MINNEAPOLIS - Keeping a cap on youth violence in Minneapolis during the summer months is a challenge that requires solid resolve, resources and creative thinking,
A new program to be announced Monday has all of them. The citywide partnership with the Minneapolis Park and Recreation Board aims to reduce and prevent youth violence by providing teens with pro-social activities through a series of "pop-up parks." Beginning June 16 these temporary parks will appear from 4-9 pm, six days a week – Monday thru Saturday – for a stretch of eight weeks. Pop-up parks will appear in a variety of locations, including existing parks, business parking lots and will also be a creative way to use vacant lots. They will include tents, food, games, and music, with some of the parks featuring art or other interactive activities.

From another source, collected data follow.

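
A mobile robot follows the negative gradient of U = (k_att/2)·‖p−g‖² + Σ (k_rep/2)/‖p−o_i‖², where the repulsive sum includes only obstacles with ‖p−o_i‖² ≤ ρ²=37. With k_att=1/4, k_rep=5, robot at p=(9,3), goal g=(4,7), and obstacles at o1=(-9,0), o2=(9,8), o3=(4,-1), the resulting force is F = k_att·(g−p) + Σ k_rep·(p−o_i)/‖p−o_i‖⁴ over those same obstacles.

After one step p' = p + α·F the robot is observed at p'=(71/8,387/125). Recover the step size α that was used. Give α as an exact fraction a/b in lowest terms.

F_att = 1/4·(g−p) = 1/4·(-5,4) = (-1.2500,1.0000)
o1: d²=333 > ρ²=37 → inactive
o2: d²=25 ≤ ρ²=37; F_rep = 5·(0,-5)/25² = (0.0000,-0.0400)
o3: d²=41 > ρ²=37 → inactive
F = F_att + ΣF_rep = (-1.2500,0.9600)
Δp = p'−p = (-0.1250,0.0960); α = Δx/Fx = (-1/8) / (-5/4) = 1/10
check: Δy/Fy = (12/125) / (24/25) = 1/10 ✓

α = 1/10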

This new partnership is intended to mobilize the city around public safety and to encourage young people to enjoy safe, pro-social activities. Pop-up parks have a number of goals:
1) Interrupt and prevent crime
2) Engage youth ages 12-17 with opportunities for pro-social engagement
3) Encourage community members to come out of their homes, meet their neighbors and get to know another
"I am so happy to have this partnership with the City and the Minneapolis Park and Recreation Board," said Mayor Betsy Hodges, who will officially take the wraps off the new program Monday night. "This is the type of collaboration we need to stop crime before it even begins. Pop-up parks will connect kids across the City to caring adults and provide safe social environments to teens that want pro-social activities but otherwise don't have access to them."
Of the 48 pop-up parks, a majority will be set up in North Minneapolis. This commitment is part of the Northside Safety Summit, in an effort to work in partnership with the Minneapolis Police Department and Park Police Department to combat crime in the areas that need special attention.
The first pop-up park will happen at Penn and Golden Valley Road, which MPD has identified as a top crime hotspot.